AAAR 32nd Annual Conference
September 30 - October 4, 2013
Oregon Convention Center
Portland, Oregon, USA
Abstract View
In-Situ Chemical Characterization of Sub-micron Organic Aerosols Using Direct Analysis in Real Time Mass Spectrometry (DART-MS): The Effect of Aerosol Size and Volatility
MAN NIN CHAN, Theodora Nah, Kevin Wilson, Lawrence Berkeley National Laboratory
Abstract Number: 499 Working Group: Aerosol Chemistry
Abstract Direct Analysis in Real Time (DART) mass spectrometry is an atmospheric pressure ionization technique suitable for in situ chemical analysis of organic aerosols. The mass spectra are obtained by introducing a stream of nanometer-sized aerosols into the ionization region, which is an open space between the DART ionization source and the atmospheric inlet of mass spectrometer. Model single component aerosols are used to show how the aerosol size and volatility influence the measured ion signals at different DART gas temperatures.
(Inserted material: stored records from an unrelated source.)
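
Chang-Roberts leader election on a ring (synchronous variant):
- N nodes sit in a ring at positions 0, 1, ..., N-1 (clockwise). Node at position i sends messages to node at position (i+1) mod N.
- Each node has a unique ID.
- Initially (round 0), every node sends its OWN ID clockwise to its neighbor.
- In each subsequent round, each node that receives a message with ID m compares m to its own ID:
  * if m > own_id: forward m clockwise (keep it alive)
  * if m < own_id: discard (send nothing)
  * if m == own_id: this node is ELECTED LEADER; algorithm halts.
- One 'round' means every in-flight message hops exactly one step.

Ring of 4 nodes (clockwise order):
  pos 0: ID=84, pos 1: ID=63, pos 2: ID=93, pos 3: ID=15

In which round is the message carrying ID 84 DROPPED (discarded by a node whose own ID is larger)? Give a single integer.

Round 1: pos1(id63) recv 84: fwd; pos2(id93) recv 63: drop; pos3(id15) recv 93: fwd; pos0(id84) recv 15: drop
Round 2: pos2(id93) recv 84: drop; pos0(id84) recv 93: fwd
Round 3: pos1(id63) recv 93: fwd
Round 4: pos2(id93) recv 93: ELECTED
Message ID 84 originates at pos 0; dropped at pos 2 in round 2

Answer: 2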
We found that for equivalent aerosol mass concentrations, the ion signal scales with particle surface area, with smaller diameter oleic acid aerosols yielding higher ion signals relative to larger diameter aerosols. For the aerosols of the same size, but different vapor pressures, the ion signal is larger for more volatile succinic acid aerosols than less volatile adipic and suberic acid aerosols. While the aerosols are not completely vaporized in the ionization region, the radial probing depth for these model aerosols range from 1 to 10 nm. The magnitude depends upon the physiochemical properties of the aerosols and DART gas temperature. An aerosol evaporation model is proposed to explain the correlation between the measured ion signal and aerosol size and volatility. We also demonstrate the potential application of DART for in situ chemically analyzing wet aerosol particles.